No longer do you need to clasp your belongings to your chest, whilst the bloke next to you urinates into a bottle.

In any case, you won’t be able to see the noisy band or the floaty girl, because people at the front have raised flags and banners enriched with humorous messages: “Hello Mum!” “I Love Sausages” and “Coldplay.”

Far more pleasurable then, to plant a couple of fold up chairs on the lawn of a country house and experience (I’ve attended all of these, this summer) La Boheme, The Importance Of Being Earnest, Romeo and Juliet, or Cosi Fan Tutte, under the blue-ish skies of the English summer.

In fact, sit down next to me and look: no flags! You can go to the bathroom and you won’t have to queue for three days!

Here’s the best thing – the interval is extended to ninety minutes so we can have a picnic. Bring out the flask of coffee, the tiny sausage rolls, and the M&S fruit salad.

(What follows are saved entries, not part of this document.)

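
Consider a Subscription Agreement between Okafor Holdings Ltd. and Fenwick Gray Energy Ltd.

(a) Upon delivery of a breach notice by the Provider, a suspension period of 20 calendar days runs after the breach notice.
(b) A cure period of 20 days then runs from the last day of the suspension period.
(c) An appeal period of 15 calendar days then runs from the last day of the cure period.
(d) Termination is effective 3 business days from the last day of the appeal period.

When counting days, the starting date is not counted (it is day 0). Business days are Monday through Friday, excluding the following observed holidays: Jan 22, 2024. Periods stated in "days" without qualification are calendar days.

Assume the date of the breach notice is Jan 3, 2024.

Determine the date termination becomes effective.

Mar 1, 2024

The last day of the suspension period: Jan 3, 2024 + 20 days = Jan 23, 2024.
Adding 20 calendar days to Jan 23, 2024 gives Feb 12, 2024, which is the last day of the cure period.
The last day of the appeal period: Feb 12, 2024 + 15 days = Feb 27, 2024.
The date termination becomes effective: counting 3 business days from Tuesday, Feb 27, 2024 (Feb 28, Feb 29, Mar 1, skipping weekends) reaches Friday, Mar 1, 2024.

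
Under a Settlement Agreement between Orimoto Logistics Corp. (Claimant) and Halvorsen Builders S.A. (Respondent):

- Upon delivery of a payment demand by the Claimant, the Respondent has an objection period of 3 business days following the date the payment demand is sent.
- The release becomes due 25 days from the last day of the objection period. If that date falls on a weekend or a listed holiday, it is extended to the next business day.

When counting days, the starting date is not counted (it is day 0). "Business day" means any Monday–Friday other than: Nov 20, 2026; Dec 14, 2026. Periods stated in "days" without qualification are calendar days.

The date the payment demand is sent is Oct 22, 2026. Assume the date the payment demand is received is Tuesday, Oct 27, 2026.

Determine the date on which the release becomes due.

From Thursday, Oct 22, 2026, 3 business days (Oct 23, Oct 26, Oct 27, skipping weekends) brings us to Tuesday, Oct 27, 2026, which is the last day of the objection period.
Adding 25 calendar days to Oct 27, 2026 gives Nov 21, 2026, which is the date on which the release becomes due. That falls on a Saturday, so it rolls to the next business day, Monday, Nov 23, 2026.

Nov 23, 2026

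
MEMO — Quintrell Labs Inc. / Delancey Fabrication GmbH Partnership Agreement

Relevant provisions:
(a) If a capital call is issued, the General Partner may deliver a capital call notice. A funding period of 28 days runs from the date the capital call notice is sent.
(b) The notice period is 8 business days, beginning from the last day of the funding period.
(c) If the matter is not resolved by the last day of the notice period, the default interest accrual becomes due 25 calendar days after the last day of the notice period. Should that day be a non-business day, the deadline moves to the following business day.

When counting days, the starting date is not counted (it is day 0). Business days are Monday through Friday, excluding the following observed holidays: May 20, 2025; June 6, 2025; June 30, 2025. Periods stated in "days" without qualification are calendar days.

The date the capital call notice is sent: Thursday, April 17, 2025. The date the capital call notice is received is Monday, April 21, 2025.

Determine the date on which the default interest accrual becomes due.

June 23, 2025

The last day of the funding period: 28 calendar days after April 17, 2025 is May 15, 2025.
The last day of the notice period: 8 business days after Thursday, May 15, 2025, skipping weekends and the listed holiday on May 20 — May 16, May 19, May 21, May 22, May 23, May 26, May 27, May 28 — lands on Wednesday, May 28, 2025.
The date on which the default interest accrual becomes due: May 28, 2025 + 25 days = June 22, 2025. That falls on a Sunday, so it rolls to the next business day, Monday, June 23, 2025.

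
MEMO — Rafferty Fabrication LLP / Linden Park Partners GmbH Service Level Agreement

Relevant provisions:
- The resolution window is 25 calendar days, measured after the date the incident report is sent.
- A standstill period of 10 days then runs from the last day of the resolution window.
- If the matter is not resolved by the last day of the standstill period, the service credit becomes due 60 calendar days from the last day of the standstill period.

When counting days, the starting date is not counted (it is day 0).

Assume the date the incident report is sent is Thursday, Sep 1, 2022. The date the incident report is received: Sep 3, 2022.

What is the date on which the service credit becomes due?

Dec 5, 2022

Adding 25 calendar days to Sep 1, 2022 gives Sep 26, 2022, which is the last day of the resolution window.
The last day of the standstill period: 10 calendar days after Sep 26, 2022 is Oct 6, 2022.
Adding 60 calendar days to Oct 6, 2022 gives Dec 5, 2022, which is the date on which the service credit becomes due.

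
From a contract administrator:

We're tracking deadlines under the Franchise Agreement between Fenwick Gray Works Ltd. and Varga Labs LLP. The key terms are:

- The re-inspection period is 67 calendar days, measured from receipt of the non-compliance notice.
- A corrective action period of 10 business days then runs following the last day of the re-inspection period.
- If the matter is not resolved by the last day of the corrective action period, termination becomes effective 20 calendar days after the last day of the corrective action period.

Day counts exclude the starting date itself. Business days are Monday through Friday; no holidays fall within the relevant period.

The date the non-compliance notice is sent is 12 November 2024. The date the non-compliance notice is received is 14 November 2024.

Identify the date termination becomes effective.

The last day of the re-inspection period: 14 November 2024 + 67 days = 20 January 2025.
From Monday, 20 January 2025, 10 business days (Jan 21, Jan 22, Jan 23, Jan 24, Jan 27, Jan 28, Jan 29, Jan 30, Jan 31, Feb 3, skipping weekends) brings us to Monday, 3 February 2025, which is the last day of the corrective action period.
The date termination becomes effective: 3 February 2025 + 20 days = 23 February 2025.

23 February 2025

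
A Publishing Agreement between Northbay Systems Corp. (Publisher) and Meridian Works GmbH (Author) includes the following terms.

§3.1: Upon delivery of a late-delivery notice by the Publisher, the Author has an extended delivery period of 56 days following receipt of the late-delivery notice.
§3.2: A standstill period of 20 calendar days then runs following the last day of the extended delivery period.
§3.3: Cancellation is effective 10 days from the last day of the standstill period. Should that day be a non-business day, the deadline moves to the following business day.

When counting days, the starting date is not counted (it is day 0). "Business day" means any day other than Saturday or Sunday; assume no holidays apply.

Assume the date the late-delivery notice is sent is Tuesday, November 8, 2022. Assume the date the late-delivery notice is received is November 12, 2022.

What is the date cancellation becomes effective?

The last day of the extended delivery period: 56 calendar days after November 12, 2022 is January 7, 2023.
The last day of the standstill period: January 7, 2023 + 20 days = January 27, 2023.
The date cancellation becomes effective: January 27, 2023 + 10 days = February 6, 2023. February 6, 2023 is a Monday, so no roll-forward applies.

February 6, 2023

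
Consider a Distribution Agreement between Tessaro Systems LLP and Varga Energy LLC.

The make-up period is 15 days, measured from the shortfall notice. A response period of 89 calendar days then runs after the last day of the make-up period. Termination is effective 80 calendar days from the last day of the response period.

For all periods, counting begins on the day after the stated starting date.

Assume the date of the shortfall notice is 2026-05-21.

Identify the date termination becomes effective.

2026-11-21

The last day of the make-up period: 15 calendar days after 2026-05-21 is 2026-06-05.
The last day of the response period: 2026-06-05 + 89 days = 2026-09-02.
The date termination becomes effective: 80 calendar days after 2026-09-02 is 2026-11-21.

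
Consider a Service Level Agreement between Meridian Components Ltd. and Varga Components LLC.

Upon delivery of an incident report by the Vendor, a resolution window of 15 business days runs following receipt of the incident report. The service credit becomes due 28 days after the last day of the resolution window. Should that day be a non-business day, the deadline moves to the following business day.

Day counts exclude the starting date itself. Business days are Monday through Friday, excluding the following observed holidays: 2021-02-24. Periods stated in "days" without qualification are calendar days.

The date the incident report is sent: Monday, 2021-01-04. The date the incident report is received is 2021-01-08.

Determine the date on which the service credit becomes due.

2021-02-26

The last day of the resolution window: 15 business days after Friday, 2021-01-08, skipping weekends — Jan 11, Jan 12, Jan 13, Jan 14, …, Jan 27, Jan 28, Jan 29 — lands on Friday, 2021-01-29.
The date on which the service credit becomes due: 28 calendar days after 2021-01-29 is 2021-02-26. 2021-02-26 is a Friday and is not a listed holiday, so no roll-forward applies.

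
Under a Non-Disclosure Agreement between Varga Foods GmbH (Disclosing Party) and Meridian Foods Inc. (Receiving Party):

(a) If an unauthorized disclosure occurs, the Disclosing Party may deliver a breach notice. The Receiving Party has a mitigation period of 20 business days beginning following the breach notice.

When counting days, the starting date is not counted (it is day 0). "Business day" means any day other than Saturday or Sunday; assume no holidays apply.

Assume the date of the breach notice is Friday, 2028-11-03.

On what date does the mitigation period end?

The last day of the mitigation period: counting 20 business days from Friday, 2028-11-03 (Nov 6, Nov 7, Nov 8, Nov 9, …, Nov 29, Nov 30, Dec 1, skipping weekends) reaches Friday, 2028-12-01.

2028-12-01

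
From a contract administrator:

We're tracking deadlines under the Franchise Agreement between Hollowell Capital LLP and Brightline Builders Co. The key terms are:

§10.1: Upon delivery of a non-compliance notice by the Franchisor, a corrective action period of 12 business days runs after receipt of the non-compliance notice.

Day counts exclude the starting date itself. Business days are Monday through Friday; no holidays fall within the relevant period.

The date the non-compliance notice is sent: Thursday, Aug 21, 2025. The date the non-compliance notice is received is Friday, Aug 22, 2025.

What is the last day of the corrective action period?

The last day of the corrective action period: counting 12 business days from Friday, Aug 22, 2025 (Aug 25, Aug 26, Aug 27, Aug 28, …, Sep 5, Sep 8, Sep 9, skipping weekends) reaches Tuesday, Sep 9, 2025.

Sep 9, 2025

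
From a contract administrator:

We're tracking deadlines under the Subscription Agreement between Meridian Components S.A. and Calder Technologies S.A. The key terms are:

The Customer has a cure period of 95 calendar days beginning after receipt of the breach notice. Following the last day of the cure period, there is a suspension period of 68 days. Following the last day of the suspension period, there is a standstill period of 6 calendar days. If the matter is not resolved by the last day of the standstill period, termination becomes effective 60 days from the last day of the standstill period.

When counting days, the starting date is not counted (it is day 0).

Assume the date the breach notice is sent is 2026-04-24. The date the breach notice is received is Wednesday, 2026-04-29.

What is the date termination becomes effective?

2026-12-14

The last day of the cure period: 95 calendar days after 2026-04-29 is 2026-08-02.
Adding 68 calendar days to 2026-08-02 gives 2026-10-09, which is the last day of the suspension period.
The last day of the standstill period: 2026-10-09 + 6 days = 2026-10-15.
The date termination becomes effective: 60 calendar days after 2026-10-15 is 2026-12-14.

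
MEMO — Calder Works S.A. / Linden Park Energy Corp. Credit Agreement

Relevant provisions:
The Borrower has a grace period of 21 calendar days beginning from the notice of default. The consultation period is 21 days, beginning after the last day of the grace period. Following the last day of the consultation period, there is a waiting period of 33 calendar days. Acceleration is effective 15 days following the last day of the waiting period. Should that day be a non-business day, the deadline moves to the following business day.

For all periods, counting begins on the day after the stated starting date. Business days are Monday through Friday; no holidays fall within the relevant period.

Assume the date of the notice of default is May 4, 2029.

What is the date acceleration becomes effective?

August 2, 2029

The last day of the grace period: 21 calendar days after May 4, 2029 is May 25, 2029.
Adding 21 calendar days to May 25, 2029 gives June 15, 2029, which is the last day of the consultation period.
Adding 33 calendar days to June 15, 2029 gives July 18, 2029, which is the last day of the waiting period.
The date acceleration becomes effective: July 18, 2029 + 15 days = August 2, 2029. August 2, 2029 is a Thursday, so no roll-forward applies.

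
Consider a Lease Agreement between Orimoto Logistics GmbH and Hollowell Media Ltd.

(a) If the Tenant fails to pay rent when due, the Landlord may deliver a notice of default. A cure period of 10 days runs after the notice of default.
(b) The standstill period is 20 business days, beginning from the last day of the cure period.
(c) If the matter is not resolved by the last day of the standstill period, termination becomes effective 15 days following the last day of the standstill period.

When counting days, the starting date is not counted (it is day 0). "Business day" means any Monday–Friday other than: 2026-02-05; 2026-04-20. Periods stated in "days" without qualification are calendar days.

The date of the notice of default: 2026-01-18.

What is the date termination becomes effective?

2026-03-13

The last day of the cure period: 10 calendar days after 2026-01-18 is 2026-01-28.
From Wednesday, 2026-01-28, 20 business days (Jan 29, Jan 30, Feb 2, Feb 3, …, Feb 24, Feb 25, Feb 26, skipping weekends and the listed holiday on Feb 5) brings us to Thursday, 2026-02-26, which is the last day of the standstill period.
The date termination becomes effective: 15 calendar days after 2026-02-26 is 2026-03-13.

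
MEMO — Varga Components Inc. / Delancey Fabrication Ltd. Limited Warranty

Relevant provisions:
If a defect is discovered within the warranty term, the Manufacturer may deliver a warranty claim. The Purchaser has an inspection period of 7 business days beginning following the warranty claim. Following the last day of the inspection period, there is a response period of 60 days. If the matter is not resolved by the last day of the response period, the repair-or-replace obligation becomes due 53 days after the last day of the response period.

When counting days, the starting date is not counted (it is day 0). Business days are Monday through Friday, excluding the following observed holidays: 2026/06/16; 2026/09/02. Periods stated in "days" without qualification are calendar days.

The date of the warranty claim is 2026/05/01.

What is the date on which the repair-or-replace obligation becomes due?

From Friday, 2026/05/01, 7 business days (May 4, May 5, May 6, May 7, May 8, May 11, May 12, skipping weekends) brings us to Tuesday, 2026/05/12, which is the last day of the inspection period.
The last day of the response period: 60 calendar days after 2026/05/12 is 2026/07/11.
Adding 53 calendar days to 2026/07/11 gives 2026/09/02, which is the date on which the repair-or-replace obligation becomes due.

2026/09/02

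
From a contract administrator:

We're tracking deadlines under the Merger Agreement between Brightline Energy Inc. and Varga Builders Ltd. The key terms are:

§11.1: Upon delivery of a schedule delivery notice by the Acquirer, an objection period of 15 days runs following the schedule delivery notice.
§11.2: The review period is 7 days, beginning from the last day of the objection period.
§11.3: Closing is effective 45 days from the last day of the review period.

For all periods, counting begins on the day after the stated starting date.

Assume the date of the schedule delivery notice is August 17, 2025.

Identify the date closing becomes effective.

The last day of the objection period: August 17, 2025 + 15 days = September 1, 2025.
The last day of the review period: 7 calendar days after September 1, 2025 is September 8, 2025.
The date closing becomes effective: September 8, 2025 + 45 days = October 23, 2025.

October 23, 2025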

Until this summer, I was unaware that there are now several professional theatre companies, not only surviving but thriving, as they spend all but the most inhospitable months bringing Shakespeare or Mozart to a variety of locations. In the case of the Illyria Company’s Romeo and Juliet, that encompassed over sixty performances from Henley on June 11th to Langoed Schovenhorst in the Netherlands on September 5th, with Penrith, Pontefract and Abergavenny in between.

Such settings may well have met Shakespeare’s approval. Gigging for his companies meant resilience to external noise and occasionally drunken behaviour was a prerequisite. When in 1613, the Globe Theatre caught fire during a performance of Henry VIII, the only recorded injury was that of a man who tried to put out the flames in his breeches by soaking himself in ale.
The audience may not have eaten tiny sausage rolls from Marks & Spencer, but little else has changed in these open air performances, nearly five hundred years later. The behaviour of the audience however, has almost certainly improved manifold.

Play on! And no weeing into a rolled up copy of the Daily Mirror.